A High-Flying Joint Venture With the Polish Army : Aviation: U.S. partners seek $6 million for Air Batory, a civilian airline that will make use of military planes and pilots.
WARSAW — Aglow with the free market spirit, the Polish army is going into business with American investors in a venture that propels the concept of airline deregulation to new heights.
The unlikely deal-makers plan to convert a small piece of the Polish military into a privately operated regional “feeder” airline offering cargo and passenger flights to smaller Polish cities.
Air Batory, named after an early Polish king, plans to use idle Soviet-built cargo planes, military landing fields and more than 100 Polish military pilots, navigators, mechanics and other support personnel.
The American partners are now trying to raise $6 million to get the venture off the ground. Delayed repeatedly by bureaucratic hurdles, organizers hope to begin operations this fall under the management of retired U.S. airline executives, headed by Cary E. Smith, former chief pilot and vice president-operations of Delta Air Lines.
Half the profits are to be used for the “cultural” needs of Polish military personnel, government officials say. The other half will go to Consolidated Ventures International of Ann Arbor, Mich., and Krakow, Poland.
The airline scheme is one of the more colorful examples of Eastern Europe’s “privatization” and the unexpected directions it can take.
“It’s the Wild West,” says H. Joseph Pratt, president of the U.S. arm of the joint venture.
Air Batory apparently owes its wings to Polish army Lt. Col. Zbigniew Kusnierek, 37, who persuaded the Ministry of Defense to allow the use of surplus elements of the military for moneymaking purposes to offset the impact of massive budget cuts.
A big share of the military existed to support Soviet troops. People and equipment were idled as the Soviets began to withdraw.
“If the army had abandoned these facilities--airstrips, hangars and so on--they would have sat unused and the army would have had to maintain them at budget expense,” Kusnierek said.
Kusnierek approached Leslaw Kuzaj, a Pole who heads the Krakow-based operations of CVI Poland. CVI put Kusnierek in touch with Harry R. Snoke, a retired Marathon Oil Co. pilot from Findlay, Ohio, who put together a business plan. The new firm is 50% owned by Artwoj, the military foundation created for the purpose, and 50% by CVI.

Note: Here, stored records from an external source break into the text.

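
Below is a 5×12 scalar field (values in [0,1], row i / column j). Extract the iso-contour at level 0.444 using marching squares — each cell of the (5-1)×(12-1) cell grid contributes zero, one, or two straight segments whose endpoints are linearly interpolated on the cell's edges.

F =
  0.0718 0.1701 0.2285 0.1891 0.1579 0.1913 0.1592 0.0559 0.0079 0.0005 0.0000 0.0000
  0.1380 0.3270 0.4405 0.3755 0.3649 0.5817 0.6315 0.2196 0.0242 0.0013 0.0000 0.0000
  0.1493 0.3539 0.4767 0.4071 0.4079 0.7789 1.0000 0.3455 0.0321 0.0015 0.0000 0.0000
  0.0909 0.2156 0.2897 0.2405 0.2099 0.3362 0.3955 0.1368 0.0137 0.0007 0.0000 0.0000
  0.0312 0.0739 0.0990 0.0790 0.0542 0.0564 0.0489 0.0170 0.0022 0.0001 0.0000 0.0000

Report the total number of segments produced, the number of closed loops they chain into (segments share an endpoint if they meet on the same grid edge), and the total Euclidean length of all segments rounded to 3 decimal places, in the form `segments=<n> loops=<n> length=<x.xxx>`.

cell (0,4): code 0100 → (0.647,5.000)–(1.000,4.365)
cell (0,5): code 1100 → (0.603,6.000)–(0.647,5.000)
cell (0,6): code 1000 → (1.000,6.455)–(0.603,6.000)
cell (1,1): code 0100 → (1.097,2.000)–(2.000,1.734)
cell (1,2): code 1000 → (2.000,2.470)–(1.097,2.000)
cell (1,4): code 0110 → (1.000,4.365)–(2.000,4.097)
cell (1,6): code 1001 → (2.000,6.850)–(1.000,6.455)
cell (2,1): code 0010 → (2.000,1.734)–(2.175,2.000)
cell (2,2): code 0001 → (2.175,2.000)–(2.000,2.470)
cell (2,4): code 0010 → (2.000,4.097)–(2.756,5.000)
cell (2,5): code 0011 → (2.756,5.000)–(2.920,6.000)
cell (2,6): code 0001 → (2.920,6.000)–(2.000,6.850)
total: 12 segments, chained into 2 closed loop(s), length Σ = 10.664479

segments=12 loops=2 length=10.664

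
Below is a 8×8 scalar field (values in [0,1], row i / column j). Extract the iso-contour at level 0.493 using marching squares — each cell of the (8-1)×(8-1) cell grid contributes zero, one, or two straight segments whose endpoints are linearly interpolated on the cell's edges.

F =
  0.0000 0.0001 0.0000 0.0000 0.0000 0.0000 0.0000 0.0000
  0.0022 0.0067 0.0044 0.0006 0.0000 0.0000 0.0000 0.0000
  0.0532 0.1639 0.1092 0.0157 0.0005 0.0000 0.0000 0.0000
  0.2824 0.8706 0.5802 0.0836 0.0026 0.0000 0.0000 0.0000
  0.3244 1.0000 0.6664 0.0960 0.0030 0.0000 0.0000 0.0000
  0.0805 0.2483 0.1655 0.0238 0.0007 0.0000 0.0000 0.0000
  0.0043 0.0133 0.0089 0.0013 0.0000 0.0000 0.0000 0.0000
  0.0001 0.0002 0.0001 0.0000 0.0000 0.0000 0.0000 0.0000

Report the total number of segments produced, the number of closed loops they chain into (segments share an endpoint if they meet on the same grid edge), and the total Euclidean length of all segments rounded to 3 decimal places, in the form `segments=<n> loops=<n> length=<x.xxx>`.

cell (2,0): code 0100 → (2.466,1.000)–(3.000,0.358)
cell (2,1): code 1100 → (2.815,2.000)–(2.466,1.000)
cell (2,2): code 1000 → (3.000,2.176)–(2.815,2.000)
cell (3,0): code 0110 → (3.000,0.358)–(4.000,0.250)
cell (3,2): code 1001 → (4.000,2.304)–(3.000,2.176)
cell (4,0): code 0010 → (4.000,0.250)–(4.674,1.000)
cell (4,1): code 0011 → (4.674,1.000)–(4.346,2.000)
cell (4,2): code 0001 → (4.346,2.000)–(4.000,2.304)
total: 8 segments, chained into 1 closed loop(s), length Σ = 6.685895

segments=8 loops=1 length=6.686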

Artwoj is supplying the venture with a dozen Antonov cargo planes, two years’ worth of spare parts, a network of landing strips and maintenance facilities and more than 100 military personnel who otherwise would be laid off.
The personnel include pilots and navigators who have already received U.S. training in the 24-passenger Grumman G-1 turboprops that will be leased to provide the Warsaw-based passenger service. Cargo operations will fly out of Krakow.
Among the most valuable assets the military brings to the venture are landing rights at airports throughout the region. Nine Polish cities plus Berlin; Prague, Czechoslovakia; Vienna; Budapest, Hungary, and the Soviet cities of Kiev and Minsk are to be served. On the domestic routes, at least, Air Batory will have no competition; Lot Polish Airlines, the state-owned carrier, has dropped its regional service.
Officials admit that customer demand is almost totally unknown because several of the cities haven’t been connected by air service before. But there’s no competition, either, notes CVI’s Pratt.
“Hypothetically, there should be great demand,” he says. “But we project a profit within 18 months based on an occupancy rate of just 30%.”
Woutat reported from Ann Arbor, Mich., and Powers from Warsaw.